L’Italian sounding è quella pratica che battezza prodotti – in questo alimentari, ma naturalmente il fenomeno è esteso anche ad altri contesti – con nomi che, di fatto, “suonano” italiani, ma non lo sono affatto. Un po’ una sorta di supercazzola alla Prisencolinensinainciusol? No, non proprio – si tratta di un inganno che, in parole povere, tenta di poggiare (e di sfruttare) sulla reputazione qualitativa del Made in Italy. Un inganno che paga, evidentemente: stando a quanto emerso da un rapporto realizzato da The European House – Ambrosetti e ISMEA, infatti, il commercio dei falsi prodotti italiani vale quasi quanto l’intero export agroalimentare dello Stivale. Mica spicci.

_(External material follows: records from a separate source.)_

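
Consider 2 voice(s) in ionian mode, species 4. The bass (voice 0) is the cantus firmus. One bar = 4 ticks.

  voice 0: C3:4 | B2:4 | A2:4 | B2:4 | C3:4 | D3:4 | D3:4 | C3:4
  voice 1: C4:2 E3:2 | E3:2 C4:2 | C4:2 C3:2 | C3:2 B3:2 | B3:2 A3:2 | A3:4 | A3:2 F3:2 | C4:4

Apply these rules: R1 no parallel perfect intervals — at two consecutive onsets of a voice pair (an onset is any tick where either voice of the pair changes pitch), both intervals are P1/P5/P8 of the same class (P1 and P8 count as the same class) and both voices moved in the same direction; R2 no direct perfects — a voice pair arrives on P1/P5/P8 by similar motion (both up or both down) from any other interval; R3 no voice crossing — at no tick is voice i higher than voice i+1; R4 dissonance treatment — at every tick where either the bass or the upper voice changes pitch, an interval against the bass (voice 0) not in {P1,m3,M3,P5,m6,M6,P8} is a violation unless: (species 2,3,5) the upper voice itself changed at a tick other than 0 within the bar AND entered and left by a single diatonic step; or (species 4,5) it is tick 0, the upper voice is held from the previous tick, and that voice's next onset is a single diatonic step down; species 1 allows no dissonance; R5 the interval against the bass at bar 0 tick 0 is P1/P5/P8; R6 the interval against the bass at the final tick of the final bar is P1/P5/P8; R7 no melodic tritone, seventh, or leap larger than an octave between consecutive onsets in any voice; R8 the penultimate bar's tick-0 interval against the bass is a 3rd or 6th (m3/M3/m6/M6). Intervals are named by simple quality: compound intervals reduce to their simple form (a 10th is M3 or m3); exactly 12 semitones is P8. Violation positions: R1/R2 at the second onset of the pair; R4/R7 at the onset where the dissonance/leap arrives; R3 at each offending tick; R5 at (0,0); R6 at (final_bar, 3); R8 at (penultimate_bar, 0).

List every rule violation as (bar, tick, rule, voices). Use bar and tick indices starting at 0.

bar 0: v0=C3 v1=C4 downbeat P8
bar 1: v0=B2 v1=E3 downbeat P4
bar 2: v0=A2 v1=C4 downbeat m3
bar 3: v0=B2 v1=C3 downbeat m2
bar 4: v0=C3 v1=B3 downbeat M7
bar 5: v0=D3 v1=A3 downbeat P5
bar 6: v0=D3 v1=A3 downbeat P5
bar 7: v0=C3 v1=C4 downbeat P8
  -> R4 @ bar 1 tick 0 v(0, 1): B2/E3 P4 untreated
  -> R4 @ bar 1 tick 2 v(0, 1): B2/C4 m2 untreated
  -> R4 @ bar 3 tick 0 v(0, 1): B2/C3 m2 untreated
  -> R7 @ bar 3 tick 2 v(1,): C3->B3 leap 11st
  -> R8 @ bar 6 tick 0 v(0, 1): penult P5 not 3rd/6th

(1, 0, R4, (0, 1))
(1, 2, R4, (0, 1))
(3, 0, R4, (0, 1))
(3, 2, R7, (1,))
(6, 0, R8, (0, 1))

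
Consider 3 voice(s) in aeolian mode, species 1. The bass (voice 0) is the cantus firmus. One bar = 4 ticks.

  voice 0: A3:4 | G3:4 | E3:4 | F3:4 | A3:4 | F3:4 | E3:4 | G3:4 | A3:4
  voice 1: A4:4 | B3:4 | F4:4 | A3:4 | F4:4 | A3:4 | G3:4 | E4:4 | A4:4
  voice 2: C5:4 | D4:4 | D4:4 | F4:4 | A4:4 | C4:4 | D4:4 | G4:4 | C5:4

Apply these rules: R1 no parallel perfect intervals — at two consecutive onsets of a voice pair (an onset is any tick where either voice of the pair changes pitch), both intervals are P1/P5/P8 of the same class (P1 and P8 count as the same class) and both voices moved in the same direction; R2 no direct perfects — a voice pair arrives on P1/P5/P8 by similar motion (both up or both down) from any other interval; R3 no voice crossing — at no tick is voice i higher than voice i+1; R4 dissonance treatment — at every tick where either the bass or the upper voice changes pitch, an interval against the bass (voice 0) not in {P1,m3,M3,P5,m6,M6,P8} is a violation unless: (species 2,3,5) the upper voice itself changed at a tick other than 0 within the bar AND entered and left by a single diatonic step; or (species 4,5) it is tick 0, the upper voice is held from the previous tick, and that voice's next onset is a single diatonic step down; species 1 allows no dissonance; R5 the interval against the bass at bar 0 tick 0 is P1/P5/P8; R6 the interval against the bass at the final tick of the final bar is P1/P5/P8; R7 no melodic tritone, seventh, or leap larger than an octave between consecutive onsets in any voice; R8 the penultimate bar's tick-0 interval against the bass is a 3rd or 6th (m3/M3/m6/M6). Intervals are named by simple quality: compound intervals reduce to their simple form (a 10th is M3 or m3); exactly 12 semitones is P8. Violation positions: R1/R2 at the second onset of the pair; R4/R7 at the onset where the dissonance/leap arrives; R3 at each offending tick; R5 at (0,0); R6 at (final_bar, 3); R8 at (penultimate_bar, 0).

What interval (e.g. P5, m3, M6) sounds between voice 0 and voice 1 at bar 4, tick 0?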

Italian sounding: l’export agroalimentare potrebbe raddoppiare il suo valore
Bando alle ciance e diamo un’occhiata ai numeri: nel 2022 il fenomeno dell’Italian sounding ha messo a segno un valore complessivo di circa 91 miliardi di euro, di cui 60 miliardi spesi da consumatori stranieri desiderosi di acquistare prodotti italiani e pertanto ingannati dalle sopracitate tecniche di marketing. In altre parole, i 60 miliardi in questione sarebbero stati – milioncino in più milioncino in meno – destinati all’acquisto di prodotti, di fatto, di origine italiana; solo per poi essere “dirottati” dalla maschera di qualche imitazione.
60 miliardi è per di più un numero particolarmente significativo soprattutto se consideriamo che l’export agroalimentare complessivo dell’Italia ne vale “appena” 59 – il che significa, come accennato, che se il fenomeno in questione venisse adeguatamente contrastato il flusso economico potrebbe raddoppiare da quasi 59 a 119 miliardi di euro.
“Adeguatamente contrastato” – più facile a dirsi che a farsi, naturalmente. La proposta dello studio Ambrosetti-ISMEA è quella di declinare la lotta all’Italian sounding in tre scenari: il primo si affida esclusivamente agli investimenti privati e implica che ci vorrebbero 27 anni per convertire l’Italian sounding in export tricolore; il secondo è composto da una combinazione di investimenti rapportati a innovazione e digitalizzazione, ma stima comunque un lasso di tempo pari a 15 anni per recuperare il fatturato perso; e il terzo, nonché ultimo, include anche l’impiego dei fondi del PNRR consentendo di arrivare entro 11 anni all’obiettivo prefissato.
“L’obiettivo del rapporto che abbiamo dedicato all’Italian sounding” ha spiegato Benedetta Brioschi, Associate Partner e Responsabile Food&Retail, The European House – Ambrosetti ” è quello di dare una direzione per un percorso di investimenti tra pubblico e privato che permetta alle nostre imprese di soddisfare la voglia di Made in Italy nel mondo e riconquistare quei 60 miliardi di euro spesi oggi dai consumatori esteri che credono di acquistare prodotti italiani”.